To Forgive or to Forget? Spain’s Struggle with Franco’s Legacy
As an Erasmus student in Madrid, I often use the weekends to explore the city. In this search for daytrips, it has struck me as strange that there are no museums on recent Spanish history in the country’s capital. Famous art galleries like the Prado and Thyssen-Bornemisza give some insight into the story of the Iberian peninsula, but where in London there is the Imperial War Museum, the British Museum and many more, a Google search for history museums in Madrid provides surprisingly few results. The absence of history museums may seem insignificant, yet it hints at a persistent problem in Spanish society: the lack of a unified narrative on the country’s recent past. Almost 50 years have passed since the end of Francisco Franco’s dictatorship and yet still there is no consensus on how to tell the story of the last century. Indeed, Franco continues to cast a long shadow, provoking strong opinions among Spaniards even today. The divisions caused by Franco’s dictatorship, and the civil war which preceded it, have not been resolved and remain a defining feature of the Spanish political landscape. Is it necessary for a country to confront its past in order to truly forgive and forget? Or is it simply too difficult for Spain to reopen those wounds almost a century on?
Undoubtedly Spain’s twentieth century is one that created immense division among the population, not least due to a bloody civil war between 1936 and 1939. The almost 50-year Franco dictatorship that followed only served to reinforce this, with republicans being denied political expression and official commemoration of wartime fatalities only given to pro-Franco nationalists. The Valle de los Caídos or Valley of the Fallen was built during Franco’s dictatorship in the 1940s and 50s and houses more than 30,000 unmarked graves from the civil war from both the nationalist and republican side. However, until recently, it was also the home of Franco’s grave, converting it into a symbol of nationalist victory rather than a memorial to all Spaniards who died in the conflict. Franco’s recent exhumation from the Valley revealed the continued strength of opinion on both sides of the political spectrum and demonstrates the difficulty for any government in confronting matters pertaining to the civil war and dictatorship that followed. A poll conducted prior to the exhumation showed 41% were in favour, 39% against with the rest undecided, a true testament to the continued division within Spanish society about how to cope with its recent past.
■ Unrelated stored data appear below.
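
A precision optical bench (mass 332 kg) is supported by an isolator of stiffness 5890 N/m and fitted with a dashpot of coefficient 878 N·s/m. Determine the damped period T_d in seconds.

1.57 s

ω_n = √(k/m) = √(5890/332) = 4.212 rad/s.
Critical damping c_c = 2√(k·m) = 2√(5890 × 332) = 2797 N·s/m, so ζ = c/c_c = 878/2797 = 0.3139.
ω_d = ω_n√(1 − ζ²) = 4.212 × √(1 − 0.0986) = 3.999 rad/s.
T_d = 2π/ω_d = 1.571 s.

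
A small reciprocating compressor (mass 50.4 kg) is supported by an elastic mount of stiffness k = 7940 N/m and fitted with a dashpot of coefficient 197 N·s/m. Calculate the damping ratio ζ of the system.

ω_n = √(k/m) = √(7940/50.4) = 12.55 rad/s.
Critical damping c_c = 2√(k·m) = 2√(7940 × 50.4) = 1265 N·s/m, so ζ = c/c_c = 197/1265 = 0.1557.

0.156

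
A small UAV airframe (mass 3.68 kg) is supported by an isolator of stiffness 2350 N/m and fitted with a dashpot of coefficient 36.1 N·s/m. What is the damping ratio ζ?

0.194

ω_n = √(k/m) = √(2350/3.68) = 25.27 rad/s.
Critical damping c_c = 2√(k·m) = 2√(2350 × 3.68) = 186.0 N·s/m, so ζ = c/c_c = 36.1/186.0 = 0.1941.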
Spaniards of all political persuasions have not been given the platform to resolve these differences. One of the foundations of Spain’s transition to democracy in the 1970s was the so-called Pact of Forgetting. Enshrined in law in 1977, this pact ensured that difficult questions about the civil war and dictatorship would be left unanswered in the pursuit of national healing and reconciliation. There would be no inquest into persecution under Franco, nor would there be an attempt to exhume countless bodies executed by firing squad during the civil war that lay in roadside ditches or mass graves across the country. Perhaps this pact bolstered the fragile beginnings of democracy and so served its purpose at the time, yet there is no doubt that it is responsible for the persistent division within Spanish society and the difficulty of finding common ground when confronting the past.
Some progress has been made in recent years, with a growing demand, especially among younger generations, for an understanding of their history. In 2007, socialist Prime Minister José Luis Rodriguez Zapatero and his government passed the Law of Historical Memory, handing rights to all victims of the civil war on both sides of the conflict. It also formally condemned the Francoist regime and allowed for the removal of any Francoist symbols from public spaces. As one may expect, this law did not meet with the approval of the entirety of Spanish society. Indeed, the conservative Partido Popular (PP) condemned the law as an unnecessary initiative that reopens old wounds. When PP returned to power in 2011, they vastly reduced funding for many projects relating to the Law of Historical Memory including efforts to identify remains in mass graves. This lack of consensus between the country’s two main political parties exemplifies that of Spanish society. Franco is still popular with sections of the population and the Francoist narrative that the nationalists saved Spain from atheism and communism remains the truth for some. The need for one unified version of the nation’s history is clear, but so is the immense complexity involved in achieving this.
To forgive or to forget remains a key question for Spain. Some would prefer to brush the civil war and Francoism under the carpet in the name of reconciliation, while others see an open confrontation with the harsh truths of the twentieth century as the only way the country can move on. Both paths create difficulty and, as is clear in the case of Franco’s exhumation, a portion of the population will always be dissatisfied, at least in the short term. Perhaps only when Francoism is no longer in living memory can the wounds truly begin to heal, or maybe the fratricidal nature of a civil war creates divisions that cannot die out so easily. Either way, until a unified narrative can be found, Madrid’s lack of history museums points to a much deeper shortcoming in Spanish society: the inability to confront the demons of its recent past.